Tunable nitrogen-doped microporous carbons: Delineating the role of optimum pore size for enhanced CO₂ adsorption

In the current study, a series of nitrogen-doped carbons was designed which possess high surface area (1047–3247 m² g⁻¹), ultra-micropores (<0.63 nm), high micropore volume (0.5718–1.6247 cm³/g) and optimum nitrogen content (2.07–13.8 at%). At 1 bar, all the prepared samples exhibits an outstanding CO₂ uptake of 228–355 mg g⁻¹ at 273 K and 162–218 mg g⁻¹ at 298 K, which commensurate to the highest reported adsorption data for the carbon-based materials.
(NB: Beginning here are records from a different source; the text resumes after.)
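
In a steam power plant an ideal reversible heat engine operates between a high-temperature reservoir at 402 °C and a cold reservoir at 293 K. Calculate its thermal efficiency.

η ≈ 0.566

T_H = 402 °C → 402 + 273.15 = 675.15 K.
For a reversible engine, η = 1 − T_C/T_H = 1 − 293.00/675.15 = 0.566.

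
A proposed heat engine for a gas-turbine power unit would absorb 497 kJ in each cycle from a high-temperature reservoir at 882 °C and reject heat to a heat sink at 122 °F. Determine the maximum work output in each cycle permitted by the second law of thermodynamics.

T_H = 882 °C → 882 + 273.15 = 1155.15 K.
T_C = 122 °F → (122 − 32) × 5/9 = 50.00 °C = 323.15 K.
The second-law ceiling is the Carnot efficiency, η_max = 1 − T_C/T_H = 1 − 323.15/1155.15 = 0.7203.
W_max = η_max · Q_H = 0.7203 × 497 = 358 kJ.

W_max ≈ 358 kJ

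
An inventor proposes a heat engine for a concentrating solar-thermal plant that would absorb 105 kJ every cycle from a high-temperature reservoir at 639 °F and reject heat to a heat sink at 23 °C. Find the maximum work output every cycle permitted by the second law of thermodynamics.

T_H = 639 °F → (639 − 32) × 5/9 = 337.22 °C = 610.37 K.
T_C = 23 °C → 23 + 273.15 = 296.15 K.
No engine can exceed the Carnot limit: η_max = 1 − T_C/T_H = 1 − 296.15/610.37 = 0.5148.
W_max = η_max · Q_H = 0.5148 × 105 = 54.1 kJ.

W_max ≈ 54.1 kJ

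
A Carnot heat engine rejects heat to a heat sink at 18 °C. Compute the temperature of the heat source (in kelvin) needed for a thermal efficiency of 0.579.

T_C = 18 °C → 18 + 273.15 = 291.15 K.
From η = 1 − T_C/T_H, solving for T_H gives T_H = T_C/(1 − η) = 291.15/(1 − 0.579) = 692 K.

T_H ≈ 692 K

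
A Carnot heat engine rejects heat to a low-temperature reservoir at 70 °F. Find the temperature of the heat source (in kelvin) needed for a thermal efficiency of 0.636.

T_C = 70 °F → (70 − 32) × 5/9 = 21.11 °C = 294.26 K.
From η = 1 − T_C/T_H, solving for T_H gives T_H = T_C/(1 − η) = 294.26/(1 − 0.636) = 808 K.

T_H ≈ 808 K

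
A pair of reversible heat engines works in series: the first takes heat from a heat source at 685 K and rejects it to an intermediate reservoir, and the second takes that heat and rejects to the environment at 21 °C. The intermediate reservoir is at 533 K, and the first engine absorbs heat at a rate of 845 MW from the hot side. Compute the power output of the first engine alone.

T_C = 21 °C → 21 + 273.15 = 294.15 K.
First-stage efficiency η₁ = 1 − T_m/T_H = 1 − 533.00/685.00 = 0.2219.
W₁ = η₁·Q_H = 0.2219 × 845 = 187.5 MW.

Ẇ₁ ≈ 187.5 MW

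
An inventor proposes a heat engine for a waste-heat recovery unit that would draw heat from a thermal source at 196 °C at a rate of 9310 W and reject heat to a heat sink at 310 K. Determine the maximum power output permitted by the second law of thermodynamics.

Ẇ_max ≈ 3160 W

T_H = 196 °C → 196 + 273.15 = 469.15 K.
The second-law ceiling is the Carnot efficiency, η_max = 1 − T_C/T_H = 1 − 310.00/469.15 = 0.3392.
W_max = η_max · Q_H = 0.3392 × 9310 = 3160 W.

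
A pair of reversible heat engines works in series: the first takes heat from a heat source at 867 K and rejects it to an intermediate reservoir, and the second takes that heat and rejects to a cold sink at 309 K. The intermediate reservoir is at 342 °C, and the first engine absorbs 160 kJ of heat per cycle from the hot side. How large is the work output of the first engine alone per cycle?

T_m = 342 °C → 342 + 273.15 = 615.15 K.
First-stage efficiency η₁ = 1 − T_m/T_H = 1 − 615.15/867.00 = 0.2905.
W₁ = η₁·Q_H = 0.2905 × 160 = 46.5 kJ.

W₁ ≈ 46.5 kJ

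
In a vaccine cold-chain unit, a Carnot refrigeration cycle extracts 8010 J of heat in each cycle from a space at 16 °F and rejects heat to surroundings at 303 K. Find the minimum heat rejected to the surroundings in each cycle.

T_C = 16 °F → (16 − 32) × 5/9 = -8.89 °C = 264.26 K.
For a reversible cycle Q_H/Q_C = T_H/T_C, so Q_H = Q_C·T_H/T_C = 8010 × 303.00/264.26 = 9180 J.

Q_H ≈ 9180 J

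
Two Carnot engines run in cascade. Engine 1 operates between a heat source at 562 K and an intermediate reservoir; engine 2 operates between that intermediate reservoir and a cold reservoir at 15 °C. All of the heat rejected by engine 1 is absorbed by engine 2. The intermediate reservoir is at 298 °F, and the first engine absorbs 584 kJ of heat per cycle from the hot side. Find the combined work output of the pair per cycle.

T_C = 15 °C → 15 + 273.15 = 288.15 K.
Two reversible stages in series are equivalent to a single Carnot engine between T_H and T_C, so η_total = 1 − T_C/T_H = 1 − 288.15/562.00 = 0.4873.
W_total = η_total · Q_H = 0.4873 × 584 = 284.6 kJ.

W_total ≈ 284.6 kJ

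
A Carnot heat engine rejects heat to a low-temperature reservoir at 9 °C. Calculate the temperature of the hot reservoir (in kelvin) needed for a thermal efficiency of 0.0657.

T_C = 9 °C → 9 + 273.15 = 282.15 K.
From η = 1 − T_C/T_H, solving for T_H gives T_H = T_C/(1 − η) = 282.15/(1 − 0.0657) = 302.0 K.

T_H ≈ 302.0 K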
The isosteric heat of adsorption (ΔH_ads) lies in the range (26.5–42.0 kJ/mol), suggesting the predominantly physisorption mechanism of adsorption. To investigate the effect of narrow micropores and nitrogen content on CO₂ adsorption, the amount of CO₂ adsorbed at 273 K/1 bar, micropore volume <0.63 nm and pyrrolic nitrogen content were normalized and compared. Results declared that the presence of micropores of about 0.63 nm in diameter were primarily responsible for CO₂ adsorption by micropore filling mechanism with the pyrrolic content playing a secondary role.